The Detroit Lions are keeping Jim Caldwell as head coach after a 9-7 season which includes the team’s second playoff berth in his three years with the franchise. Many fans are angry with General Manager Bob Quinn, a rookie GM, and believe the team is making a huge mistake in keeping Caldwell.

While I’m not a big Caldwell advocate, his record does speak for itself. If you are indeed what your record says you are, he’s the best coach the Lions have had in the Super Bowl era. Many players, notably Matthew Stafford, Darius Slay, Travis Swanson and Theo Riddick, have blossomed to unprecedented success and significantly grown their games and league-wide reputations under his tutelage.

Yet the masses are teeming with vitriolic anger, aghast that Caldwell is coming back. Here’s one very important reason why…

Let’s say you are an experienced manager of a retail store and you’re looking for a fresh gig. You land an interview with a store that doesn’t have the greatest reputation but seems like a decent place, and it’s getting better business and a growing prestige recently.

One of the questions you ask (as you should in every job interview) is, “why is this job open?”

The response, from a relatively inexperienced General Manager who would be your boss working under a geriatric owner, is something to this effect…

The last guy did a really good job. Despite years of being unsuccessful, he improved the store’s profitability. He dramatically improved several key positions and unexpectedly helped a lot of employees become much better at their jobs. The store outperformed sales and satisfaction expectations twice in three years even with several main employees repeatedly calling in sick or quitting.

You’re taken aback. “So he must have moved on to a bigger and better job, that’s a pretty impressive performance.”

The fresh-faced man who would be your boss, the guy in his first-ever management position where he’s responsible for personnel decisions responds, “No, actually we fired him.”

You uncomfortably ask why.

“Well, a lot of people who never liked him to begin with continued to dislike him. In fact, most of those people who complained never really like shopping here anyway and they want us to be something we’ve never been. What’s weird is, when we tell them we’ve got exciting new product lines and some pretty good salespeople to market them, and a nice expansion to help customers out and make it far more likely to garner higher profits, they tell us our products are still inferior and they don’t want them.”

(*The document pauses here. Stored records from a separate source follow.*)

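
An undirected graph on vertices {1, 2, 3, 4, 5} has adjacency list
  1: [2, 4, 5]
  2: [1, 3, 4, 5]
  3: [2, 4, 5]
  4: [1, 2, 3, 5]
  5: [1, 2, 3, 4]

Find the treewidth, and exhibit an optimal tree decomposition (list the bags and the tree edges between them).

Every bag has size at most 4, so the width is 4 − 1 = 3 and tw(G) ≤ 3. On the other hand G contains the 4-clique {1, 2, 4, 5}. A clique must lie in a single bag of any decomposition, so no decomposition can have width below 3. Therefore the treewidth is 3.

Treewidth 3.
One such decomposition:
Bags: B1 = {2, 3, 4, 5}  B2 = {1, 2, 4, 5}
Tree: B1–B2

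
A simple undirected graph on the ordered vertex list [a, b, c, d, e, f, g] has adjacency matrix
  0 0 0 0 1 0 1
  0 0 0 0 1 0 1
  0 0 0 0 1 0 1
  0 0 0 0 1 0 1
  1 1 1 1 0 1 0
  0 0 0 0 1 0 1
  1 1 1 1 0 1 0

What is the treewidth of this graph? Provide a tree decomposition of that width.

Each bag holds 3 vertices, so the decomposition has width 2, which upper-bounds the treewidth. Since g–f–e–a–g is a cycle in G, G is not acyclic. Forests are exactly the graphs of treewidth ≤ 1, so tw(G) ≥ 2. Combining the bounds, tw(G) = 2.

Treewidth 2.
Bags: B1 = {e, f, g}  B2 = {a, e, g}  B3 = {c, e, g}  B4 = {b, e, g}  B5 = {d, e, g}
Tree: B1–B2, B2–B3, B3–B4, B4–B5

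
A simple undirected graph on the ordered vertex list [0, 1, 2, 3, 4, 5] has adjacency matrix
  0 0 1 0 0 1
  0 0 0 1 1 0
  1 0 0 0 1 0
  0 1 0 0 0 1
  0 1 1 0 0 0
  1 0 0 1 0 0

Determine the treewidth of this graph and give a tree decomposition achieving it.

The largest bag has 3 vertices, giving width 2; this decomposition certifies tw(G) ≤ 2. For the lower bound, G contains the cycle 1–3–5–0–2–4–1, so G is not a forest; only forests have treewidth ≤ 1, hence tw(G) ≥ 2. The upper and lower bounds meet at 2, so that is the treewidth.

Treewidth 2.
Bags: B1 = {1, 3, 5}  B2 = {0, 1, 5}  B3 = {0, 1, 2}  B4 = {1, 2, 4}
Tree: B1–B2, B2–B3, B3–B4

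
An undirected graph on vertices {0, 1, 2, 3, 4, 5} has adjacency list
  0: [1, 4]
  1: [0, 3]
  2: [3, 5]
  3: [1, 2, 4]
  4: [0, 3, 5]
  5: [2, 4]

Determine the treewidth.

A width-2 tree decomposition is:
Bags: B1 = {0, 1, 4}  B2 = {1, 3, 4}  B3 = {3, 4, 5}  B4 = {2, 3, 5}
Tree: B1–B2, B2–B3, B3–B4
Every bag has size at most 3, so the width is 3 − 1 = 2 and tw(G) ≤ 2. Since 0–1–3–4–0 is a cycle in G, G is not acyclic. Forests are exactly the graphs of treewidth ≤ 1, so tw(G) ≥ 2. Therefore the treewidth is 2.

2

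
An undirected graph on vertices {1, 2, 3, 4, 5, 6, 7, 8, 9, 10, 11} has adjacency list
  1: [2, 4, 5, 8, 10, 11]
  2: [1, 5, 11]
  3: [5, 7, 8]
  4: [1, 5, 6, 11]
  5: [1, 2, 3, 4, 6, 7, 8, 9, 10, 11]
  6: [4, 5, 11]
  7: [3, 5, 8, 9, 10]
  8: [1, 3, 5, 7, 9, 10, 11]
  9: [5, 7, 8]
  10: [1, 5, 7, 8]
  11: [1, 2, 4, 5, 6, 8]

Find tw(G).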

Now your head is spinning a bit. The position you’re applying for is open because the previous guy did a commendable job, leading the store to outperform expectation and improving the working conditions and overall environment. He hired good people under him to help the employees get a lot better.

And they still fired him because that wasn’t good enough for parts of the customer base who don’t really like shopping there anyway?

That, ladies and gentlemen, would be the Detroit Lions had they fired Jim Caldwell.

If you honestly believe any coach with any real chance of being better than Jim Caldwell is going to look at that situation and think that’s a recipe for long-term success, I’ve got a warehouse full of fresh snow in Costa Rica to sell you.